If you wish to obtain access to, or rectification, erasure or suppression of personal data stored that concerns you, or if you have questions regarding the collection, processing or use of your personal data, or if you wish to withdraw your consent, please contact our data protection officer.

b) Right to restrict processing

In accordance with Article 18 of the GDPR, you have the right to request that the processing of your personal data is restricted. To do so, you can contact the controller of this website at any time. You have the right to restrict processing in the following cases:

  • If you dispute the accuracy of your personal data stored by us, we usually need time to verify this. For the period of review, you have the right to request that the processing of your personal data is restricted.
  • If the processing of your personal data was/is unlawful, you can request restriction of data processing instead of erasure.
  • If we no longer need your personal data, but you require it to exercise, defend or assert legal claims, you have the right to request that we restrict the processing of your personal data instead of erasing it.
  • If you have lodged an objection under Article 21 (1) of the GDPR, there must be a balance between your interests and ours. You have the right to request that the processing of your personal data is restricted for as long as the overriding interests are unclear.

If you have restricted the processing of your personal data, such data – with the exception of the storage of such data – may only be processed with your consent or for the purpose of asserting, exercising or defending legal claims or protecting the rights of another natural or legal person or for reasons of an important public interest of the European Union or a Member State.

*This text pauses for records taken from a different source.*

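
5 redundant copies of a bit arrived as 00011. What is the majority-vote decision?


Ones: 2 out of 5
Threshold: 3

0 (2/5 voted 1)


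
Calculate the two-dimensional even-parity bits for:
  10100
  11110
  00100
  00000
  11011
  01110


Row parities: 001001
Column parities: 11011

Row P: 001001, Col P: 11011, Corner: 0


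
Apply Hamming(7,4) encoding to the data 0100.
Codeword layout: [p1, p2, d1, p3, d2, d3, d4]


Parity bits: p1=1, p2=0, p3=1

1001100


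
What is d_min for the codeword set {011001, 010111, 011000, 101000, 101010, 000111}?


Comparing all pairs, minimum distance: 1
Can detect 0 errors, correct 0 errors

1


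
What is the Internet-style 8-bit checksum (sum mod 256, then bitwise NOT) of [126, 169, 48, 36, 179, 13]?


Sum = 571 mod 256 = 59
Complement = 196

196


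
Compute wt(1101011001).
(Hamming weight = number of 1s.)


Counting 1s in 1101011001

6


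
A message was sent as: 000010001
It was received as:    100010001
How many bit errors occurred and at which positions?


XOR: 100000000

1 error(s) at position(s): 0


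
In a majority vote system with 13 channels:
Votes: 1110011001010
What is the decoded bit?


Ones: 7 out of 13
Threshold: 7

1 (7/13 voted 1)


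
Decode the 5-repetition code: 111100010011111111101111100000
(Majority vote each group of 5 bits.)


Groups: 11110, 00100, 11111, 11110, 11111, 00000
Majority votes: 101110

101110


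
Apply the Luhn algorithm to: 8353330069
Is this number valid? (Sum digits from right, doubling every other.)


Luhn sum = 35
35 mod 10 = 5

Invalid (Luhn sum mod 10 = 5)


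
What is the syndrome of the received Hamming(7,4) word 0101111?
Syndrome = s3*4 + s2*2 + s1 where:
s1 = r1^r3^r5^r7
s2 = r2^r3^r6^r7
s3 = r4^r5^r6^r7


s1=0, s2=1, s3=0

Syndrome = 2 (error at position 2)


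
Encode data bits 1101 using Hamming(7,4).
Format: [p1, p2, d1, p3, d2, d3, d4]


Parity bits: p1=1, p2=0, p3=0

1010101


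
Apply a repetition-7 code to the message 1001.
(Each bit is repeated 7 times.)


Each bit -> 7 copies

1111111000000000000001111111


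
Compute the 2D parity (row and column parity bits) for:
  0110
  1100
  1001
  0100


Row parities: 0001
Column parities: 0111

Row P: 0001, Col P: 0111, Corner: 1


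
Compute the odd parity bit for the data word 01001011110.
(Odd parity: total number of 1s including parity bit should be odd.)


Number of 1s in data: 6
Parity bit: 1

1


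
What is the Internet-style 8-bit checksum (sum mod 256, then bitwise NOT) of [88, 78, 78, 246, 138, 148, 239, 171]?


Sum = 1186 mod 256 = 162
Complement = 93

93


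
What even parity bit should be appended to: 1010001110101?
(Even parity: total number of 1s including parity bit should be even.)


Number of 1s in data: 7
Parity bit: 1

1


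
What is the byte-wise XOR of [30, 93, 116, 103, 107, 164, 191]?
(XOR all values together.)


XOR chain: 30 ^ 93 ^ 116 ^ 103 ^ 107 ^ 164 ^ 191 = 32

32


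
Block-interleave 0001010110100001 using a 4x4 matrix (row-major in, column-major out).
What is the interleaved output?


Matrix:
  0001
  0101
  1010
  0001
Read columns: 0010010000101101

0010010000101101


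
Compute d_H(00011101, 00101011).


XOR: 00110110
Count of 1s: 4

4


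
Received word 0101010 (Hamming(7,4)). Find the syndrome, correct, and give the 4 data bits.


Syndrome = 0: no error detected

Data: 0010 (no errors)


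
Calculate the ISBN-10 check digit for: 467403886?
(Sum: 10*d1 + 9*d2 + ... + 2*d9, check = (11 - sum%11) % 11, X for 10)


Weighted sum: 261
261 mod 11 = 8

Check digit: 3


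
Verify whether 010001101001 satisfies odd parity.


Number of 1s: 5

Yes, parity is correct (5 ones)


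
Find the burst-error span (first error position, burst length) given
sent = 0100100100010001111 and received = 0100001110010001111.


XOR: 0000101010000000000

Burst at position 4, length 5


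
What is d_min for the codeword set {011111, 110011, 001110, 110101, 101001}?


Comparing all pairs, minimum distance: 2
Can detect 1 errors, correct 0 errors

2


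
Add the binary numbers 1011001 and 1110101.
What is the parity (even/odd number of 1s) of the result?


1011001 = 89
1110101 = 117
Sum = 206 = 11001110
1s count = 5

odd parity (5 ones in 11001110)


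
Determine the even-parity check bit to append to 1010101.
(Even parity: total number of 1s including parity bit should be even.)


Number of 1s in data: 4
Parity bit: 0

0


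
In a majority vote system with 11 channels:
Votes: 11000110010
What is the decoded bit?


Ones: 5 out of 11
Threshold: 6

0 (5/11 voted 1)


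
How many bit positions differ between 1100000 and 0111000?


XOR: 1011000
Count of 1s: 3

3


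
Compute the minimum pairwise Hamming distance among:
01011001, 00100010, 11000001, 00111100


Comparing all pairs, minimum distance: 3
Can detect 2 errors, correct 1 errors

3


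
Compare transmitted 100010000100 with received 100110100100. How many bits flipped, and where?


XOR: 000100100000

2 error(s) at position(s): 3, 6


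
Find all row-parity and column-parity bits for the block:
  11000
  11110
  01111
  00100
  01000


Row parities: 00011
Column parities: 00101

Row P: 00011, Col P: 00101, Corner: 0


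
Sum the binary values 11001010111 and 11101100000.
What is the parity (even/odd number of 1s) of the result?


11001010111 = 1623
11101100000 = 1888
Sum = 3511 = 110110110111
1s count = 9

odd parity (9 ones in 110110110111)


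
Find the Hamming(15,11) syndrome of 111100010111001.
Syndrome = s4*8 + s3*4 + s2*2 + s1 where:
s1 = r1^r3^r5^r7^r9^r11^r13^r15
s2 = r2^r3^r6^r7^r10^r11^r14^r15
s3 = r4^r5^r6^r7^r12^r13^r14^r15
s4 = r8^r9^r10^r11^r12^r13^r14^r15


s1=0, s2=1, s3=1, s4=1

Syndrome = 14 (error at position 14)


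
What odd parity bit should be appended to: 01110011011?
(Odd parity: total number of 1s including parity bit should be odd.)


Number of 1s in data: 7
Parity bit: 0

0


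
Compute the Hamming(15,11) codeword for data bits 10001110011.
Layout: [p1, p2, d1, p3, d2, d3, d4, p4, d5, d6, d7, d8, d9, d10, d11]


Parity bits: p1=0, p2=1, p3=0, p4=1

011000011110011


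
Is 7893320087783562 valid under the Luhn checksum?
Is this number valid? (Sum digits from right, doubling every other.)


Luhn sum = 76
76 mod 10 = 6

Invalid (Luhn sum mod 10 = 6)


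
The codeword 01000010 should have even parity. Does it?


Number of 1s: 2

Yes, parity is correct (2 ones)


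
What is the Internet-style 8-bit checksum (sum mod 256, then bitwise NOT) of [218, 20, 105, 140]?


Sum = 483 mod 256 = 227
Complement = 28

28


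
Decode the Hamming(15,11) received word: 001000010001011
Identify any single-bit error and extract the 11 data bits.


Syndrome = 6: error at position 6

Data: 10100001011 (corrected bit 6)


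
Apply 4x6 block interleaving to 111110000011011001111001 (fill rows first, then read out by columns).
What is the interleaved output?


Matrix:
  111110
  000011
  011001
  111001
Read columns: 100110111011100011000111

100110111011100011000111


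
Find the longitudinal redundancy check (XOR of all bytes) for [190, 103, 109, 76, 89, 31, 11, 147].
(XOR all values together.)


XOR chain: 190 ^ 103 ^ 109 ^ 76 ^ 89 ^ 31 ^ 11 ^ 147 = 38

38


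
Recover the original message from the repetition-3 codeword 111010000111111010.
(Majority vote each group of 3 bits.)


Groups: 111, 010, 000, 111, 111, 010
Majority votes: 100110

100110


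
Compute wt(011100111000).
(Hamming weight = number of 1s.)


Counting 1s in 011100111000

6


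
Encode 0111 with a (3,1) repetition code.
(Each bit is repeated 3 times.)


Each bit -> 3 copies

000111111111


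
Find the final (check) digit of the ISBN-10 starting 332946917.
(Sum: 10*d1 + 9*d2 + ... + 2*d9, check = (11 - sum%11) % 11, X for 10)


Weighted sum: 243
243 mod 11 = 1

Check digit: X


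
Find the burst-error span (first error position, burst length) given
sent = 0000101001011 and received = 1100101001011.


XOR: 1100000000000

Burst at position 0, length 2


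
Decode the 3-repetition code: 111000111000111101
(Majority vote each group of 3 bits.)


Groups: 111, 000, 111, 000, 111, 101
Majority votes: 101011

101011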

c) Right to data portability

In accordance with Article 20 of the GDPR, you have the right to have personal data, which we process automatically on the basis of your consent or to fulfil a contract, made available to you or to a third party in a commonly used, machine-readable format. If you have requested that the data is directly transferred to another controller, this is only done if it is technically feasible.

d) Right to object

You may exercise your right of objection in accordance with Article 21 of the GDPR and object to the processing of your personal data at any time, provided that there are reasons for doing so that are based on your particular situation. This also applies to profiling based on these provisions. The respective legal basis on which processing is based can be found in this privacy policy. If you object, we will no longer process personal data relating to you unless we can prove that there are compelling legitimate grounds for processing that outweigh your interests, rights and freedoms, or if processing serves to assert, exercise or defend legal claims.

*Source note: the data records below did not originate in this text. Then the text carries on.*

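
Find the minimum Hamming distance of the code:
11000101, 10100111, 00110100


Comparing all pairs, minimum distance: 3
Can detect 2 errors, correct 1 errors

3


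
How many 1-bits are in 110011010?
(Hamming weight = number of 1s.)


Counting 1s in 110011010

5


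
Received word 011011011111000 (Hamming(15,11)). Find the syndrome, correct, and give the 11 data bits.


Syndrome = 14: error at position 14

Data: 11101111010 (corrected bit 14)


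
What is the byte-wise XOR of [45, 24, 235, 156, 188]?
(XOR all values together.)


XOR chain: 45 ^ 24 ^ 235 ^ 156 ^ 188 = 254

254


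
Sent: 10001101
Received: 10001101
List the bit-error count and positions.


XOR: 00000000

0 errors (received matches sent)


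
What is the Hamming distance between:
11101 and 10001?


XOR: 01100
Count of 1s: 2

2


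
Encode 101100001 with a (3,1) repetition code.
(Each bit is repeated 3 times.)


Each bit -> 3 copies

111000111111000000000000111


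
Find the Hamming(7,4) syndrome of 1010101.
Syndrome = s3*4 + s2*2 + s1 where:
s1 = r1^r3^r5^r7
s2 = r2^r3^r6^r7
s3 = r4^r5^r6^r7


s1=0, s2=0, s3=0

Syndrome = 0 (no error)


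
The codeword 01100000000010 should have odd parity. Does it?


Number of 1s: 3

Yes, parity is correct (3 ones)


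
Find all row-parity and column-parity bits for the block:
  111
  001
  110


Row parities: 110
Column parities: 000

Row P: 110, Col P: 000, Corner: 0


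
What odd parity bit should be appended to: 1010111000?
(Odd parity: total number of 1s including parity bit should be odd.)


Number of 1s in data: 5
Parity bit: 0

0


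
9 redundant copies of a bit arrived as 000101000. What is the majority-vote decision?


Ones: 2 out of 9
Threshold: 5

0 (2/9 voted 1)


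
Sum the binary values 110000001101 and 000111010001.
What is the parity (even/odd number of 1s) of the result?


110000001101 = 3085
000111010001 = 465
Sum = 3550 = 110111011110
1s count = 9

odd parity (9 ones in 110111011110)


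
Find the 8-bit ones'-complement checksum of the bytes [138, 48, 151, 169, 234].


Sum = 740 mod 256 = 228
Complement = 27

27


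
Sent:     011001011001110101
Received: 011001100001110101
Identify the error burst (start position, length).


XOR: 000000111000000000

Burst at position 6, length 3


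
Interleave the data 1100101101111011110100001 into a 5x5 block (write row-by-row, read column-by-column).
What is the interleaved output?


Matrix:
  11001
  01101
  11101
  11101
  00001
Read columns: 1011011110011100000011111

1011011110011100000011111


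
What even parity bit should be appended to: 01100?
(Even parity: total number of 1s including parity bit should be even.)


Number of 1s in data: 2
Parity bit: 0

0


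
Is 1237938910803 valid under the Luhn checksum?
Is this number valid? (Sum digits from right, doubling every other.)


Luhn sum = 57
57 mod 10 = 7

Invalid (Luhn sum mod 10 = 7)


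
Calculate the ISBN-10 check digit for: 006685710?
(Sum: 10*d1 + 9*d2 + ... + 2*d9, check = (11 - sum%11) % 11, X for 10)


Weighted sum: 194
194 mod 11 = 7

Check digit: 4


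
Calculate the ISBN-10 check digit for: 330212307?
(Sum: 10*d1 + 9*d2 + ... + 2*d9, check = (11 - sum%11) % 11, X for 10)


Weighted sum: 113
113 mod 11 = 3

Check digit: 8


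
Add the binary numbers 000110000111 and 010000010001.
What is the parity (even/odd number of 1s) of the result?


000110000111 = 391
010000010001 = 1041
Sum = 1432 = 10110011000
1s count = 5

odd parity (5 ones in 10110011000)


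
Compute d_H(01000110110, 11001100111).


XOR: 10001010001
Count of 1s: 4

4


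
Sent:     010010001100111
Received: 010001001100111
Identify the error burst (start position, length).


XOR: 000011000000000

Burst at position 4, length 2


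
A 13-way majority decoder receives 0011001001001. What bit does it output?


Ones: 5 out of 13
Threshold: 7

0 (5/13 voted 1)


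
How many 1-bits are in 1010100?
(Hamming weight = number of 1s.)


Counting 1s in 1010100

3


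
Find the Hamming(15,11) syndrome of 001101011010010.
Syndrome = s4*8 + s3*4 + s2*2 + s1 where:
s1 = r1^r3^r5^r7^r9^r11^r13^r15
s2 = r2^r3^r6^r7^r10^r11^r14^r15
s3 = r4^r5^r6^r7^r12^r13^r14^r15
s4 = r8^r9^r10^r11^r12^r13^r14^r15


s1=1, s2=0, s3=1, s4=0

Syndrome = 5 (error at position 5)


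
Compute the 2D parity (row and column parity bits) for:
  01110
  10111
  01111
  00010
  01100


Row parities: 10010
Column parities: 11000

Row P: 10010, Col P: 11000, Corner: 0


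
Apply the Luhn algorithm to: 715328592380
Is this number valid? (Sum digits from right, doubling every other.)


Luhn sum = 46
46 mod 10 = 6

Invalid (Luhn sum mod 10 = 6)


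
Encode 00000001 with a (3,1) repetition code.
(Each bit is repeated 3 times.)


Each bit -> 3 copies

000000000000000000000111


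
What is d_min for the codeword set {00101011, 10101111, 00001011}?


Comparing all pairs, minimum distance: 1
Can detect 0 errors, correct 0 errors

1


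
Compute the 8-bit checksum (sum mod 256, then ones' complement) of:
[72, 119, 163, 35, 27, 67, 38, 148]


Sum = 669 mod 256 = 157
Complement = 98

98


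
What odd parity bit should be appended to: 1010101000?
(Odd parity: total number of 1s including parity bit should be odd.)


Number of 1s in data: 4
Parity bit: 1

1


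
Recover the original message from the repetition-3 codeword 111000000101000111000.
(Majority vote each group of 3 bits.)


Groups: 111, 000, 000, 101, 000, 111, 000
Majority votes: 1001010

1001010


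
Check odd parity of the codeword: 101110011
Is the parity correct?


Number of 1s: 6

No, parity error (6 ones)


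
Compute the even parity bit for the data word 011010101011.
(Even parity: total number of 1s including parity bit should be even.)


Number of 1s in data: 7
Parity bit: 1

1


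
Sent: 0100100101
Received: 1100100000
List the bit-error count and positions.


XOR: 1000000101

3 error(s) at position(s): 0, 7, 9


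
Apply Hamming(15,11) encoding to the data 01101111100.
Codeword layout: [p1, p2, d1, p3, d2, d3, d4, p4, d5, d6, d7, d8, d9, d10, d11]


Parity bits: p1=0, p2=1, p3=0, p4=1

010011011111100


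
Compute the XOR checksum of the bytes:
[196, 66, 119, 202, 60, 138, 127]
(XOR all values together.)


XOR chain: 196 ^ 66 ^ 119 ^ 202 ^ 60 ^ 138 ^ 127 = 242

242


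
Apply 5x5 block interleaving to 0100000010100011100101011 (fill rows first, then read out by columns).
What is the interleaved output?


Matrix:
  01000
  00010
  10001
  11001
  01011
Read columns: 0011010011000000100100111

0011010011000000100100111


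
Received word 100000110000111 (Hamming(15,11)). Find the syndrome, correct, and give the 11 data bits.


Syndrome = 2: error at position 2

Data: 00010000111 (corrected bit 2)


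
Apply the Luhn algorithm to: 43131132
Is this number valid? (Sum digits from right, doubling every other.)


Luhn sum = 27
27 mod 10 = 7

Invalid (Luhn sum mod 10 = 7)


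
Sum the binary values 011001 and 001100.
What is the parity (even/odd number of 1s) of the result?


011001 = 25
001100 = 12
Sum = 37 = 100101
1s count = 3

odd parity (3 ones in 100101)


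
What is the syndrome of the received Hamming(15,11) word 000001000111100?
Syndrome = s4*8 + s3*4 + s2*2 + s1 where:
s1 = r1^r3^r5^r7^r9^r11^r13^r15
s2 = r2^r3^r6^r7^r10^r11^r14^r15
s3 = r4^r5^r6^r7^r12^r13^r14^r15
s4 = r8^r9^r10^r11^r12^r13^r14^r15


s1=0, s2=1, s3=1, s4=0

Syndrome = 6 (error at position 6)


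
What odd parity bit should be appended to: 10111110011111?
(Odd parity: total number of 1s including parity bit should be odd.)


Number of 1s in data: 11
Parity bit: 0

0


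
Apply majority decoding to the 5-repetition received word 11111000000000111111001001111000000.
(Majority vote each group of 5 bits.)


Groups: 11111, 00000, 00001, 11111, 00100, 11110, 00000
Majority votes: 1001010

1001010


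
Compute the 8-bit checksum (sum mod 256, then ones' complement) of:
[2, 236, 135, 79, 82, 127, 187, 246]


Sum = 1094 mod 256 = 70
Complement = 185

185


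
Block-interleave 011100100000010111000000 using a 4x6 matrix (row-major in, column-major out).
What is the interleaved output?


Matrix:
  011100
  100000
  010111
  000000
Read columns: 010010101000101000100010

010010101000101000100010


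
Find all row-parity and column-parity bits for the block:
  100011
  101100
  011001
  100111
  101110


Row parities: 11100
Column parities: 011111

Row P: 11100, Col P: 011111, Corner: 1


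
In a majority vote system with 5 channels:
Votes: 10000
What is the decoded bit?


Ones: 1 out of 5
Threshold: 3

0 (1/5 voted 1)


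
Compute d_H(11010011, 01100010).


XOR: 10110001
Count of 1s: 4

4


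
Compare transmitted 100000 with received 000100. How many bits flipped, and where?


XOR: 100100

2 error(s) at position(s): 0, 3


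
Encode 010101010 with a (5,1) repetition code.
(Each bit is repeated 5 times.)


Each bit -> 5 copies

000001111100000111110000011111000001111100000


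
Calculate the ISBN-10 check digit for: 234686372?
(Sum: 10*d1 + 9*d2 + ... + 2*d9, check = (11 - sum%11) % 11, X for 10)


Weighted sum: 236
236 mod 11 = 5

Check digit: 6


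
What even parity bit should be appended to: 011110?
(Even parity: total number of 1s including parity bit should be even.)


Number of 1s in data: 4
Parity bit: 0

0


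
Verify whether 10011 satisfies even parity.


Number of 1s: 3

No, parity error (3 ones)


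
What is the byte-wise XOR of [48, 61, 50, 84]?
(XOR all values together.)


XOR chain: 48 ^ 61 ^ 50 ^ 84 = 107

107


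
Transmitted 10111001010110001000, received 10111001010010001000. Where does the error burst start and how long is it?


XOR: 00000000000100000000

Burst at position 11, length 1


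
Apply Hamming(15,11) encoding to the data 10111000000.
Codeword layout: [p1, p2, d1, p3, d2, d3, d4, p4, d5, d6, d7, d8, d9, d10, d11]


Parity bits: p1=1, p2=1, p3=0, p4=1

111001111000000


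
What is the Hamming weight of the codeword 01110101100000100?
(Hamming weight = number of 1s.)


Counting 1s in 01110101100000100

7


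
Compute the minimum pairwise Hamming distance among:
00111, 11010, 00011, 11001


Comparing all pairs, minimum distance: 1
Can detect 0 errors, correct 0 errors

1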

If the personal data relating to you is processed for direct marketing, you have the right to object to the processing of the personal data relating to you for such marketing at any time. This also applies to profiling if it relates to such direct marketing. If you exercise your right of objection, your personal data will no longer be used for the purpose of direct marketing. We consider writing to potential applicants who have given us their consent to do so (e.g. for new job offers) to be direct marketing.

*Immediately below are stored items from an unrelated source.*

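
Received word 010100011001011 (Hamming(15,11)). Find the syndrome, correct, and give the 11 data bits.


Syndrome = 10: error at position 10

Data: 00001101011 (corrected bit 10)


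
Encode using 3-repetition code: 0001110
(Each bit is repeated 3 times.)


Each bit -> 3 copies

000000000111111111000


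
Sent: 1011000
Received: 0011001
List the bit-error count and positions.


XOR: 1000001

2 error(s) at position(s): 0, 6


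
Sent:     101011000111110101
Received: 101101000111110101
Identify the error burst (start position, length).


XOR: 000110000000000000

Burst at position 3, length 2


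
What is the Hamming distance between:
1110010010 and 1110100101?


XOR: 0000110111
Count of 1s: 5

5


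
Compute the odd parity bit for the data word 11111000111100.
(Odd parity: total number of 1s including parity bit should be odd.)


Number of 1s in data: 9
Parity bit: 0

0


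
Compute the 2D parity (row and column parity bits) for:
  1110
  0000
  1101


Row parities: 101
Column parities: 0011

Row P: 101, Col P: 0011, Corner: 0


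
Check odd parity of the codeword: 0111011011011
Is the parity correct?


Number of 1s: 9

Yes, parity is correct (9 ones)


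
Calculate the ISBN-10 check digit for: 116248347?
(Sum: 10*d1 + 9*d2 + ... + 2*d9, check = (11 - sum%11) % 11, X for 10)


Weighted sum: 183
183 mod 11 = 7

Check digit: 4


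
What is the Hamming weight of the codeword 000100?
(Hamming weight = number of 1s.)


Counting 1s in 000100

1


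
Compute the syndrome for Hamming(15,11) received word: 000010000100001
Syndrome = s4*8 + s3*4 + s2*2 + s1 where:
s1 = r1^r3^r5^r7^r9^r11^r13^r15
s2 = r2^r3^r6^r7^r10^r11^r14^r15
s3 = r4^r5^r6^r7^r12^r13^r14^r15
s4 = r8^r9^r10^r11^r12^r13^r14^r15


s1=0, s2=0, s3=0, s4=0

Syndrome = 0 (no error)


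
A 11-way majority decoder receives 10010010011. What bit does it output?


Ones: 5 out of 11
Threshold: 6

0 (5/11 voted 1)


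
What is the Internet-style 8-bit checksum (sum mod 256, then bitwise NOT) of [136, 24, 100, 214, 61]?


Sum = 535 mod 256 = 23
Complement = 232

232


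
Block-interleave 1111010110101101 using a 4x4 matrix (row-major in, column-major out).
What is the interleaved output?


Matrix:
  1111
  0101
  1010
  1101
Read columns: 1011110110101101

1011110110101101


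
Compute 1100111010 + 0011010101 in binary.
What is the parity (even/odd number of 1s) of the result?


1100111010 = 826
0011010101 = 213
Sum = 1039 = 10000001111
1s count = 5

odd parity (5 ones in 10000001111)


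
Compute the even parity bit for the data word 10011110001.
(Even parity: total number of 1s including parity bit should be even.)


Number of 1s in data: 6
Parity bit: 0

0


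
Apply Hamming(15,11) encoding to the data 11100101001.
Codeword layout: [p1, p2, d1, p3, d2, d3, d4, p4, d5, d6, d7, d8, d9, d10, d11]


Parity bits: p1=1, p2=0, p3=0, p4=1

101011010101001


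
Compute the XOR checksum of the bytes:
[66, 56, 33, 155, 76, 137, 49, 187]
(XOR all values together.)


XOR chain: 66 ^ 56 ^ 33 ^ 155 ^ 76 ^ 137 ^ 49 ^ 187 = 143

143


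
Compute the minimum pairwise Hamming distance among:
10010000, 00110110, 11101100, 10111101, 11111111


Comparing all pairs, minimum distance: 2
Can detect 1 errors, correct 0 errors

2


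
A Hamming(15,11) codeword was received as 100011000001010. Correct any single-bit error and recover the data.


Syndrome = 0: no error detected

Data: 01100001010 (no errors)


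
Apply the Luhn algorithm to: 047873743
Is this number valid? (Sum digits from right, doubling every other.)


Luhn sum = 53
53 mod 10 = 3

Invalid (Luhn sum mod 10 = 3)


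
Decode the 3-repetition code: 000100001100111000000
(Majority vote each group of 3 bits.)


Groups: 000, 100, 001, 100, 111, 000, 000
Majority votes: 0000100

0000100


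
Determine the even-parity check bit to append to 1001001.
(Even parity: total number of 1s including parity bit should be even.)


Number of 1s in data: 3
Parity bit: 1

1


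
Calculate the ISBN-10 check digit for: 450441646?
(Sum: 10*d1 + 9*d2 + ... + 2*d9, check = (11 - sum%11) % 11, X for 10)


Weighted sum: 190
190 mod 11 = 3

Check digit: 8


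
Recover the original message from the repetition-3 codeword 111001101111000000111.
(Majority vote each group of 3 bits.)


Groups: 111, 001, 101, 111, 000, 000, 111
Majority votes: 1011001

1011001


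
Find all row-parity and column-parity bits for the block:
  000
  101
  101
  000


Row parities: 0000
Column parities: 000

Row P: 0000, Col P: 000, Corner: 0


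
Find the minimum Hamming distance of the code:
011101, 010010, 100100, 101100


Comparing all pairs, minimum distance: 1
Can detect 0 errors, correct 0 errors

1


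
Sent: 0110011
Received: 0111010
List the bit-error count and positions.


XOR: 0001001

2 error(s) at position(s): 3, 6


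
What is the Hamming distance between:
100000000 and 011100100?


XOR: 111100100
Count of 1s: 5

5


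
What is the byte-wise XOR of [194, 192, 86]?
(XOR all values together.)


XOR chain: 194 ^ 192 ^ 86 = 84

84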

e) Right to withdraw your consent to data processing

Many data processing operations are only possible with your express consent. You have the right to withdraw any consent you have already given us at any time in accordance with Article 7 (3) of the GDPR. All you need to do is send an informal e-mail message to the controller of this website. The legality of the data processing carried out up to the point of withdrawal remains unaffected by the withdrawal.

f) Right to lodge a complaint

If the GDPR is violated, you have the right to lodge a complaint with a supervisory authority in accordance with Article 77 of the GDPR. You can contact the data protection supervisory authority responsible for your place of residence or your federal state at any time.